The first thing Erica Bethe Levin noticed about the young woman opening the sorority house door was that “she was so stunningly beautiful, it’s a little ridiculous.”
For Levin, who joined the Northwestern University chapter of Kappa Kappa Gamma, she knew that pretty young woman, “as the face of rush for Kappa. She was the very first person you see. And she’s equally beautiful inside.” More than 15 years later, Meghan Markle is also the face of a new era for the British monarchy.
“She made me think ‘I can be a part of this.’ Once you meet her, you can’t forget her” says Levin, 34, a Wellington native, hospitality consultant and food blogger, of her sorority sister, who marries Prince Harry on May 19.
“If you had asked me ‘Who do you know who’s the person you know who most looks like a princess, I would have said Meg. And now, she is,” says Levin, who recently returned to her hometown with husband Terry Kane, now the director of operations for West Palm Beach’s Grandview Market.

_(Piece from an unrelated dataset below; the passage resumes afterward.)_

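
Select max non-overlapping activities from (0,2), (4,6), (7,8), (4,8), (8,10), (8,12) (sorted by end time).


Greedy: pick earliest-ending, then skip overlaps.
Selected (4 activities): [(0, 2), (4, 6), (7, 8), (8, 10)]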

Of course, Markle, an American actress and philanthropist who just ended her long run on the USA series “Suits,” isn’t formally going to become a princess, but it’s pretty close. Last month, Levin returned to the Northwestern campus in Evanston, Ill. with other Kappa Kappa Gamma sisters for a CBS special called “Meghan Markle: An American Princess,” hosted by “CBS This Morning” anchor Gayle King. On the show, they discussed the charms of the woman they all called “Meg.”
Levin says that when she decided she was interested in joining a sorority in her freshman year at Northwestern in 2002, she took part in formal rush, where prospective members visit each sorority house and decide which they’d like to consider, hoping that organization will offer them a bid. Right away, Markle’s friendliness drew her to Kappa Kappa Gamma.
“For someone who’s that beautiful, they could be perceived as intimidating, but her guard is totally down,” she says. “She’s so down-to-earth, so accessible, just cool like everyone else.”
Markle went on to graduate about two years later, after being “a staple in the sorority,” Levin says. As happens with college friends, Levin’s contact with her was mostly as Facebook friends and through the sorority grapevine. But she and other sisters kept up with Markle’s professional accomplishments as she began to climb the Hollywood ladder, with roles like her part as paralegal-turned-lawyer Rachel Zane on “Suits.”
So last year, after logging in, Levin made an interesting discovery, that “Meg was no longer on Facebook.” Soon, she figured out why, when she got “a news alert on my phone” that her friend, already a celebrity in her own right, was now royally world-famous.
“All of us were texting each other like ‘Did you hear about Meg?,’” she says.
CBS contacted Levin and four other women who were part of Kappa Kappa Gamma during Markle’s time at Northwestern, to talk about their old friend. She says it was “totally bizarre” to think that someone she’d known was famous enough to justify a Gayle King news special. But as she and the others discussed, this was far from a catty tell-all full of spilled dirt “because there was no dirt to give. There was not one bad word to be said about this person.”
Given the divisive, tabloid-ready society we currently live in, Levin thinks that her college pal Meg, a well-educated, philanthropic citizen of the world who also happens to be a biracial American, is the bridge-building royal we need right now.
“I am very thrilled. The state of the world we live in, it’s good to have such a well-spoken, classy person representing our country,” she says. “She’s like the U.S. brand ambassador. She’s going to be part of history. That’s the world I want to show my son. I can’t wait to see what she’s going to do. She’s always a part of us.”